Terörist “İsrail”in uluslararası sularda seyreden Mavi Marmara gemisinde gerçekleştirdiği katliamın 13. Yıldönümü, “normalleşme” anlaşmalarıyla katillerin ellerinin sıkıldığı bir atmosferde çeşitli etkinliklerle anılıyor.
İHH İnsani Yardım Vakfı ve Özgür Gazze Hareketi'nin organize ettiği ve Gazze'ye insani yardım taşıyan içinde sadece sivillerin bulunduğu 6 gemiye; Akdeniz'de uluslararası sularda 31 Mayıs 2010 tarihinde “İsrail”in eşkıyalık yaparak gerçekleştirdiği vahşi müdahalede toplam 10 Müslüman korkunç bir şekilde katledilmişti.
Mavi Marmara katliamının 13. yıldönümü, Ankara’nın katil “İsrail” ile “normalleşme” görüşmeleri adı altında başlatılan ve karşılıklı dostluk mesajlarıyla süren ağır bir atmosferde anılıyor. Müslümanlar, Ankara ve diğer İslam beldelerinin yönetimlerinin gasıp Yahudi varlığıyla “normalleşme” adı altında başlattığı bu yakınlaşmanın İslam’a ve Filistin’e ihanet olduğunu ifade ederken, yöneticiler bu girişimlerini her gün daha ileriye götürüyor.
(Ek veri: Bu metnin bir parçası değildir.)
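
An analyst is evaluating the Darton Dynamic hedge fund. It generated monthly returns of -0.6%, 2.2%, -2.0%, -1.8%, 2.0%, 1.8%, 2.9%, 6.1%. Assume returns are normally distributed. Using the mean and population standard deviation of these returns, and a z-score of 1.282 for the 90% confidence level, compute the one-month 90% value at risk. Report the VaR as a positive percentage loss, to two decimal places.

1.92

μ = (-0.6 + 2.2 − 2 − 1.8 + 2 + 1.8 + 2.9 + 6.1) / 8 = 1.3250%
Population σ = √[Σ(r − μ)² / 8] = √[51.2550 / 8] = √6.4069 = 2.5312%
VaR = −(μ − z·σ) = −(1.3250 − 1.282 × 2.5312) = −(-1.9200) = 1.9200%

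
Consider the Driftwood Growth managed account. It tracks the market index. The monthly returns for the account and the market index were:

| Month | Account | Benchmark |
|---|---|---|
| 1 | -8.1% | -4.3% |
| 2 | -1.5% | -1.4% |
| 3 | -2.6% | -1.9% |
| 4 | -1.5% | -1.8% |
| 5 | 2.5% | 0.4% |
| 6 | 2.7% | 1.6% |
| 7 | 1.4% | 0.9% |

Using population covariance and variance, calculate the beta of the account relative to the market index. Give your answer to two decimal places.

1.80

r̄p = -1.0143%,  r̄m = -0.9286%
Cov = Σ(rp − r̄p)(rm − r̄m) / 7 = 6.3653
Var(rm) = Σ(rm − r̄m)² / 7 = 3.5420
β = Cov / Var = 6.3653 / 3.5420 = 1.7971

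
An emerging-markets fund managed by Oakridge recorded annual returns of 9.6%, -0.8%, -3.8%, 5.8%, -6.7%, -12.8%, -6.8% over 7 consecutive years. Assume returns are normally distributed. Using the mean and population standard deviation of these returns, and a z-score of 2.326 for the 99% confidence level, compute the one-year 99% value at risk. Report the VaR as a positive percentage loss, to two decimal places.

18.93

Mean return μ = -15.50 / 7 = -2.2143%
Σ(r − μ)² = (9.6 − (-2.2143))² + (-0.8 − (-2.2143))² + … = 361.5286
population σ = √(361.5286 / 7) = √51.6469 = 7.1866%
VaR = −(μ − z·σ) = −(-2.2143 − 2.326 × 7.1866) = −(-18.9303) = 18.9303%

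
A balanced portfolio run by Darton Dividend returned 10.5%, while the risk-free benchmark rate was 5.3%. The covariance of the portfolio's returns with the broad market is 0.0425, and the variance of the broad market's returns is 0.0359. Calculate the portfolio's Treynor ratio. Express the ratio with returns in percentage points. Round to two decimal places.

β = Cov / Var = 0.0425 / 0.0359 = 1.1838
Treynor = (Rp − Rf) / β = (10.5% − 5.3%) / 1.1838 = 5.20 / 1.1838 = 4.3926

4.39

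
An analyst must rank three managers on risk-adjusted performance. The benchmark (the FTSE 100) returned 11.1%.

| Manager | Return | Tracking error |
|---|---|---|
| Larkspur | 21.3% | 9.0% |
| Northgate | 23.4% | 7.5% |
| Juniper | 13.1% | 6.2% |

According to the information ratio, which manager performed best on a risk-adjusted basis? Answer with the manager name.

Larkspur: IR = (21.3% − 11.1%) / 9.0% = 1.133
Northgate: IR = (23.4% − 11.1%) / 7.5% = 1.640
Juniper: IR = (13.1% − 11.1%) / 6.2% = 0.323
Highest: Northgate (1.640).

Northgate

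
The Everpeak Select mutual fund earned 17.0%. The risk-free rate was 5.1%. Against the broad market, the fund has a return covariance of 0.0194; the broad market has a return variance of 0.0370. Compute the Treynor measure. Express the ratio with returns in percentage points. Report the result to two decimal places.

22.70

β = Cov / Var = 0.0194 / 0.0370 = 0.5243
Treynor = (Rp − Rf) / β = (17.0% − 5.1%) / 0.5243 = 11.90 / 0.5243 = 22.6969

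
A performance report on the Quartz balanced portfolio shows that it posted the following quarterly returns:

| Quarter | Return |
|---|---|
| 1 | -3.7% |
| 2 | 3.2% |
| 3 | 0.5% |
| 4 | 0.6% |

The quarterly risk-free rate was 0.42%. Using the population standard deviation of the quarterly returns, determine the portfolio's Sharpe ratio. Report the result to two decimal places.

-0.11

μ = (-3.7 + 3.2 + 0.5 + 0.6) / 4 = 0.1500%
Population σ = √[Σ(r − μ)² / 4] = √[24.4500 / 4] = √6.1125 = 2.4723%
Sharpe = (μ − rf) / σ = (0.1500 − 0.42) / 2.4723 = -0.2700 / 2.4723 = -0.1092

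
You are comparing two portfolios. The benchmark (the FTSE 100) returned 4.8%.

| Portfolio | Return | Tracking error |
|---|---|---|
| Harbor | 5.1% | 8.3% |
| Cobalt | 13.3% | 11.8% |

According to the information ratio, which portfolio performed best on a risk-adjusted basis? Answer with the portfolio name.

Harbor: IR = (5.1% − 4.8%) / 8.3% = 0.036
Cobalt: IR = (13.3% − 4.8%) / 11.8% = 0.720
Highest: Cobalt (0.720).

Cobalt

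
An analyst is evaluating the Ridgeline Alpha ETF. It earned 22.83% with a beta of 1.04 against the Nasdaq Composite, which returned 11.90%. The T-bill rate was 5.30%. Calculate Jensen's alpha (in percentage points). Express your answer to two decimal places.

10.67

CAPM expected return = Rf + β(Rm − Rf) = 5.30% + 1.04 × (11.90% − 5.30%) = 5.3 + 1.04 × 6.60 = 12.1640%
Jensen's α = Rp − E[R] = 22.83% − 12.1640% = 10.6660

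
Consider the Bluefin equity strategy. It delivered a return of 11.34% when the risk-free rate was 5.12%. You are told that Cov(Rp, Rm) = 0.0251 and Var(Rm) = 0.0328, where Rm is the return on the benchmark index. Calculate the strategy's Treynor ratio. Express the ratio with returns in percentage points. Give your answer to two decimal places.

β = Cov / Var = 0.0251 / 0.0328 = 0.7652
Treynor = (Rp − Rf) / β = (11.34% − 5.12%) / 0.7652 = 6.22 / 0.7652 = 8.1286

8.13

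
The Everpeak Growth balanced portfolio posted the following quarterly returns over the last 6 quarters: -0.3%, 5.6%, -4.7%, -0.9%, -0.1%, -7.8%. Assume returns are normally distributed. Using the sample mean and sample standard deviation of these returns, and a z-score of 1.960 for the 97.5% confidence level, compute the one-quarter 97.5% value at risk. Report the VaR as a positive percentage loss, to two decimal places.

r̄ = (-0.3 + 5.6 − 4.7 − 0.9 − 0.1 − 7.8) / 6 = -1.3667%
Σ(r − r̄)² = (-0.3 − (-1.3667))² + (5.6 − (-1.3667))² + … = 103.9933
σ = √[103.9933 / 5] = 4.5606%
VaR = −(r̄ − z·σ) = −(-1.3667 − 1.960 × 4.5606) = −(-10.3055) = 10.3055%

10.31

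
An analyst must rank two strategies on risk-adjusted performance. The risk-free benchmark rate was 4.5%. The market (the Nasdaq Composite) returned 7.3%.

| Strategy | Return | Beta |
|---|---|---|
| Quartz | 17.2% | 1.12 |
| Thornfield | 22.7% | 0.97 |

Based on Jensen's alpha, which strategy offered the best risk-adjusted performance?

Quartz: α = 17.2% − [4.5% + 1.12 × (7.3% − 4.5%)] = 9.564
Thornfield: α = 22.7% − [4.5% + 0.97 × (7.3% − 4.5%)] = 15.484
Highest: Thornfield (15.484).

Thornfield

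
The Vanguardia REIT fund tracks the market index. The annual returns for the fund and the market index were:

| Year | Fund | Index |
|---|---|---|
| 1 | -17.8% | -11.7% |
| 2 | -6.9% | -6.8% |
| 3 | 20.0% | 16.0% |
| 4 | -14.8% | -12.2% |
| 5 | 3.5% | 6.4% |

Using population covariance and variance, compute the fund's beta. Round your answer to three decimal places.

1.222

r̄p = -3.2000%,  r̄m = -1.6600%
Cov = Σ(rp − r̄p)(rm − r̄m) / 5 = 150.3160
Var(rm) = Σ(rm − r̄m)² / 5 = 123.0304
β = Cov / Var = 150.3160 / 123.0304 = 1.2218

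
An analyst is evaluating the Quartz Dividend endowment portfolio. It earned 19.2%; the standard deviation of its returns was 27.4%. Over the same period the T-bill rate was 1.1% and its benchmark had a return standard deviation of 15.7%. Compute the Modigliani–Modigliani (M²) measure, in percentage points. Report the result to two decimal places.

Sharpe = (Rp − Rf) / σp = (19.2% − 1.1%) / 27.4% = 0.6606
M² = Rf + Sharpe × σm = 1.1% + 0.6606 × 15.7% = 11.4714%

11.47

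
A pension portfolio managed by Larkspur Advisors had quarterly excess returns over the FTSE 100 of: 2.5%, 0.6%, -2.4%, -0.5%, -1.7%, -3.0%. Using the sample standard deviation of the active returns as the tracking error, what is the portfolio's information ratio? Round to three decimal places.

-0.365

Mean return r̄ = -4.50 / 6 = -0.7500%
Σ(r − r̄)² = (2.5 − (-0.7500))² + (0.6 − (-0.7500))² + (-2.4 − (-0.7500))² + … = 21.1350
σ = √[21.1350 / 5] = 2.0560%
IR = r̄ / tracking error = -0.7500 / 2.0560 = -0.3648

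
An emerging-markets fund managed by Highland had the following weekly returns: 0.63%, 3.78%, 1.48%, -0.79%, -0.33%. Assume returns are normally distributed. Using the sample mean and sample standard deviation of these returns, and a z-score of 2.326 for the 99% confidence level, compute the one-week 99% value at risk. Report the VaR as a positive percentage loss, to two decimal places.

3.25

Mean return μ = 4.770 / 5 = 0.9540%
Σ(r − μ)² = (0.63 − 0.9540)² + (3.78 − 0.9540)² + … = 13.0581
sample σ = √(13.0581 / 4) = √3.2645 = 1.8068%
VaR = −(μ − z·σ) = −(0.9540 − 2.326 × 1.8068) = −(-3.2486) = 3.2486%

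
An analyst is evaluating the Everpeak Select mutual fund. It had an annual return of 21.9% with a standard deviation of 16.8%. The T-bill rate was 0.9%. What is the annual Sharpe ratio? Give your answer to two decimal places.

Sharpe = (Rp − Rf) / σp = (21.9% − 0.9%) / 16.8% = 21.00% / 16.8% = 1.2500

1.25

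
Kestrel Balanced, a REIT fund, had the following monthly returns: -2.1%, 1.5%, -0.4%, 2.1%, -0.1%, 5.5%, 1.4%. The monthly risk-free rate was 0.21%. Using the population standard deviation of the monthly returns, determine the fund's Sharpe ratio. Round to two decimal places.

r̄ = (-2.1 + 1.5 − 0.4 + 2.1 − 0.1 + 5.5 + 1.4) / 7 = 1.1286%
Σ(r − r̄)² = 34.5343; population σ = √(34.5343/7) = 2.2211%
Sharpe = (r̄ − rf) / σ = (1.1286 − 0.21) / 2.2211 = 0.9186 / 2.2211 = 0.4136

0.41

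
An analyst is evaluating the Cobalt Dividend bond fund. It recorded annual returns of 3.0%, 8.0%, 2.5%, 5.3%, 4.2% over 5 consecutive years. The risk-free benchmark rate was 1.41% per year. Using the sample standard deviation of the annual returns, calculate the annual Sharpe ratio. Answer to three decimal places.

Mean return μ = 23.00 / 5 = 4.6000%
Sample std dev = √[19.1800 / 4] = 2.1897%
Sharpe = (μ − rf) / σ = (4.6000 − 1.41) / 2.1897 = 3.1900 / 2.1897 = 1.4568

1.457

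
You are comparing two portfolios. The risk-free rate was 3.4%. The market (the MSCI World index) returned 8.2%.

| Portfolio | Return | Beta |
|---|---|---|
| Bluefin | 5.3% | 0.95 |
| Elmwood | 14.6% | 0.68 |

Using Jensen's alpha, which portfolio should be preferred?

Elmwood

Bluefin: α = 5.3% − [3.4% + 0.95 × (8.2% − 3.4%)] = -2.660
Elmwood: α = 14.6% − [3.4% + 0.68 × (8.2% − 3.4%)] = 7.936
Highest: Elmwood (7.936).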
Önceleri Türkiye Cumhuriyeti vatandaşlarının katledildiği saldırıya sert tepki gösteren daha sonra “bana mı sordunuz?” çıkışıyla Mavi Marmara katliamının hesabının sorulmasına sırt dönen Cumhurbaşkanı Recep Tayyip Erdoğan’ın yönetimindeki hükümet daha sonra imzalanan anlaşmayla katillerin yargılanma sürecine de engel olmuştu. Sürülen özür, tazminat ve Gazze ablukasının ortadan kaldırılması gibi şartlardan sadece tazminat yerine getirildi. Anlaşmada dikkat çeken bir başka ayrıntı ise “İsrail”in belgede imzayı Kudüs’te imzalayarak başkent gibi göstermesiydi. Daha sonra katliamın bayraklaşan sembolü Mavi Marmara gemisi parçalanarak hafızalardaki görünütüsü silinmiş oldu. Türkiye'ye getirilen gemi satıldıktan sonra güvertesi kesildi, yolcu salonları çıkarıldı ve kargo taşımacılığında kullanılmaya başlandı.
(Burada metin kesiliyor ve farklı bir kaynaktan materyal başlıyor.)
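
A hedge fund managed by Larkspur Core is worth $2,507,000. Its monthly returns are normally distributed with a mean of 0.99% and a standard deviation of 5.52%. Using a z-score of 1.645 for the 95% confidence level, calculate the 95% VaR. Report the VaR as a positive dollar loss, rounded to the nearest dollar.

Return at the 95% tail: μ − z·σ = 0.99% − 1.645 × 5.52% = 0.99 − 9.0804 = -8.0904%
VaR = −(-8.0904%) × $2,507,000 = 8.0904% × $2,507,000 = $202,826

$202,826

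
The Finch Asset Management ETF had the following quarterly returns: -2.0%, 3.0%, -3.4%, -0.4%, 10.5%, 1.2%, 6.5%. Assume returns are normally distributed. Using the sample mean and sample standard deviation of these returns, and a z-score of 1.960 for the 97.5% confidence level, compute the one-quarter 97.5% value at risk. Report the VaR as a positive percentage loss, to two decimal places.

Mean return μ = 15.40 / 7 = 2.2000%
Sample std dev = √[144.7800 / 6] = 4.9122%
VaR = −(μ − z·σ) = −(2.2000 − 1.960 × 4.9122) = −(-7.4279) = 7.4279%

7.43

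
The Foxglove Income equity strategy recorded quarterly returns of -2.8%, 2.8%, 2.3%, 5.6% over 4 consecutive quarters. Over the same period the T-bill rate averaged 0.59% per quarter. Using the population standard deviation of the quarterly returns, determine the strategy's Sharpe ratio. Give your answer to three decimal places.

r̄ = (-2.8 + 2.8 + 2.3 + 5.6) / 4 = 1.9750%
Σ(r − r̄)² = (-2.8 − 1.9750)² + (2.8 − 1.9750)² + … = 36.7275
population σ = √(36.7275 / 4) = √9.1819 = 3.0302%
Sharpe = (r̄ − rf) / σ = (1.9750 − 0.59) / 3.0302 = 1.3850 / 3.0302 = 0.4571

0.457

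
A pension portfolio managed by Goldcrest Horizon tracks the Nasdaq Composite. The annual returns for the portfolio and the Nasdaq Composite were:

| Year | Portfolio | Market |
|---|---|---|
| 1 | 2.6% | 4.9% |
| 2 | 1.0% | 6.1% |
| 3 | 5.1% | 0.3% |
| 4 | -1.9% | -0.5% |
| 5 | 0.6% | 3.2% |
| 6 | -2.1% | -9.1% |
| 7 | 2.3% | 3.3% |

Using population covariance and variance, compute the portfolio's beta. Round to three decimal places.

0.263

r̄p = 1.0857%,  r̄m = 1.1714%
Cov = Σ(rp − r̄p)(rm − r̄m) / 7 = 5.8624
Var(rm) = Σ(rm − r̄m)² / 7 = 22.2706
β = Cov / Var = 5.8624 / 22.2706 = 0.2632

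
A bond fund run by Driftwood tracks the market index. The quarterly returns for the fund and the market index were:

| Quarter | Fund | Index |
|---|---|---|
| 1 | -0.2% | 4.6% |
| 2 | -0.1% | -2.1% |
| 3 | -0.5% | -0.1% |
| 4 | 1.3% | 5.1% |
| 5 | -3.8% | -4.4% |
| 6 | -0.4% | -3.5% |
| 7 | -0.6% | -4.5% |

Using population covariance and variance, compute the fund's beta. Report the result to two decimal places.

0.24

r̄p = -0.6143%,  r̄m = -0.7000%
Cov = Σ(rp − r̄p)(rm − r̄m) / 7 = 3.3971
Var(rm) = Σ(rm − r̄m)² / 7 = 14.2886
β = Cov / Var = 3.3971 / 14.2886 = 0.2377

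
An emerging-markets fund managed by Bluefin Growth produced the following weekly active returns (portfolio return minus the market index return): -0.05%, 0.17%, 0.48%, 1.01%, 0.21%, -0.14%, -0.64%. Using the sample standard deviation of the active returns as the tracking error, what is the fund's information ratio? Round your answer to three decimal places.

r̄ = (-0.05 + 0.17 + 0.48 + 1.01 + 0.21 − 0.14 − 0.64) / 7 = 1.040 / 7 = 0.1486%
Sample σ = √[Σ(r − r̄)² / 6] = √[1.6007 / 6] = √0.2668 = 0.5165%
IR = r̄ / tracking error = 0.1486 / 0.5165 = 0.2877

0.288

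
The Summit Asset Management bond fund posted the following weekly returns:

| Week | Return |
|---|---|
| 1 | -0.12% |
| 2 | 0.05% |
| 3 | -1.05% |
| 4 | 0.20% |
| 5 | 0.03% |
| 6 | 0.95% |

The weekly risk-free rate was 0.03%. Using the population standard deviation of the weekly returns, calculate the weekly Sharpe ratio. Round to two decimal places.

-0.03

r̄ = (-0.12 + 0.05 − 1.05 + 0.2 + 0.03 + 0.95) / 6 = 0.0100%
Population σ = √[Σ(r − r̄)² / 6] = √[2.0622 / 6] = √0.3437 = 0.5863%
Sharpe = (r̄ − rf) / σ = (0.0100 − 0.03) / 0.5863 = -0.0200 / 0.5863 = -0.0341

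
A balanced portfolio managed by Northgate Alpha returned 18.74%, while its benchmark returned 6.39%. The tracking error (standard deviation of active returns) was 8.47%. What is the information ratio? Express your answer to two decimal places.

IR = (Rp − Rb) / TE = (18.74% − 6.39%) / 8.47% = 12.35% / 8.47% = 1.4581

1.46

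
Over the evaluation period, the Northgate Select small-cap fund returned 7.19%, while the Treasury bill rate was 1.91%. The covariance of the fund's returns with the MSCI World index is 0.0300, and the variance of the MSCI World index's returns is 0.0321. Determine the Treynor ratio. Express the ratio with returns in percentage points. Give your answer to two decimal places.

β = Cov / Var = 0.0300 / 0.0321 = 0.9346
Treynor = (Rp − Rf) / β = (7.19% − 1.91%) / 0.9346 = 5.28 / 0.9346 = 5.6495

5.65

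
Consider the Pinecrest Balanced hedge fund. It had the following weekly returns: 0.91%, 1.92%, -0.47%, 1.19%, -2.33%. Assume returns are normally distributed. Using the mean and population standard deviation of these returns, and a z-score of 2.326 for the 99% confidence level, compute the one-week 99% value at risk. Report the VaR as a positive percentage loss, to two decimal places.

3.25

μ = (0.91 + 1.92 − 0.47 + 1.19 − 2.33) / 5 = 0.2440%
Σ(r − μ)² = (0.91 − 0.2440)² + (1.92 − 0.2440)² + … = 11.2827
σ = √[11.2827 / 5] = 1.5022%
VaR = −(μ − z·σ) = −(0.2440 − 2.326 × 1.5022) = −(-3.2501) = 3.2501%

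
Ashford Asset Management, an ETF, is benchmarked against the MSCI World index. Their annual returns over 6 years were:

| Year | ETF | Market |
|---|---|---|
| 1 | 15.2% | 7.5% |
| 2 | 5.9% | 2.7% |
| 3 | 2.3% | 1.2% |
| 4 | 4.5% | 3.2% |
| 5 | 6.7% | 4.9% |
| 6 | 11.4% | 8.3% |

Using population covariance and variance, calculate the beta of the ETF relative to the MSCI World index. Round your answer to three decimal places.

r̄p = 7.6667%,  r̄m = 4.6333%
Cov = Σ(rp − r̄p)(rm − r̄m) / 6 = 10.2344
Var(rm) = Σ(rm − r̄m)² / 6 = 6.5522
β = Cov / Var = 10.2344 / 6.5522 = 1.5620

1.562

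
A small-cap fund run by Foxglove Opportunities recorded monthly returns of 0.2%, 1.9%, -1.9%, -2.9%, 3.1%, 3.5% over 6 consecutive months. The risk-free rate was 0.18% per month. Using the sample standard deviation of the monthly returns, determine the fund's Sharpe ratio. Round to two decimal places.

μ = (0.2 + 1.9 − 1.9 − 2.9 + 3.1 + 3.5) / 6 = 3.90 / 6 = 0.6500%
Σ(r − μ)² = (0.2 − 0.6500)² + (1.9 − 0.6500)² + (-1.9 − 0.6500)² + … = 34.9950
σ = √[34.9950 / 5] = 2.6456%
Sharpe = (μ − rf) / σ = (0.6500 − 0.18) / 2.6456 = 0.4700 / 2.6456 = 0.1777

0.18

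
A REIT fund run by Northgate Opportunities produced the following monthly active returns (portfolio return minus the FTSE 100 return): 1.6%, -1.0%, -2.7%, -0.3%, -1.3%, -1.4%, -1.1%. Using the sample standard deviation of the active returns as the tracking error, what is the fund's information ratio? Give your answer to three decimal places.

-0.676

r̄ = (1.6 − 1 − 2.7 − 0.3 − 1.3 − 1.4 − 1.1) / 7 = -6.20 / 7 = -0.8857%
Sample σ = √[Σ(r − r̄)² / 6] = √[10.3086 / 6] = √1.7181 = 1.3108%
IR = r̄ / tracking error = -0.8857 / 1.3108 = -0.6757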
Türkiye ve “İsrail” arasında imzalanan anlaşma ile ne katliamı gerçekleştirenler ne ceza aldı, ne de Gazze’de huzur sağlandı. Üstelik varılan anlaşma ile Yahudi varlığı, galipmiş gibi masaya oturup istediğini istediği zaman yapabilmeyi legalleştirmiş oldu. Gizli maddelerde geçen “İsrail”in güvenlik kaygılarına bağlıdır”, “İsrail”in önceden vereceği onaya, güvenlik kaygılarına bağlıdır” ibareleri, “İsrail”e istediği zaman keyfi hareket etme özgürlüğü tanıyor.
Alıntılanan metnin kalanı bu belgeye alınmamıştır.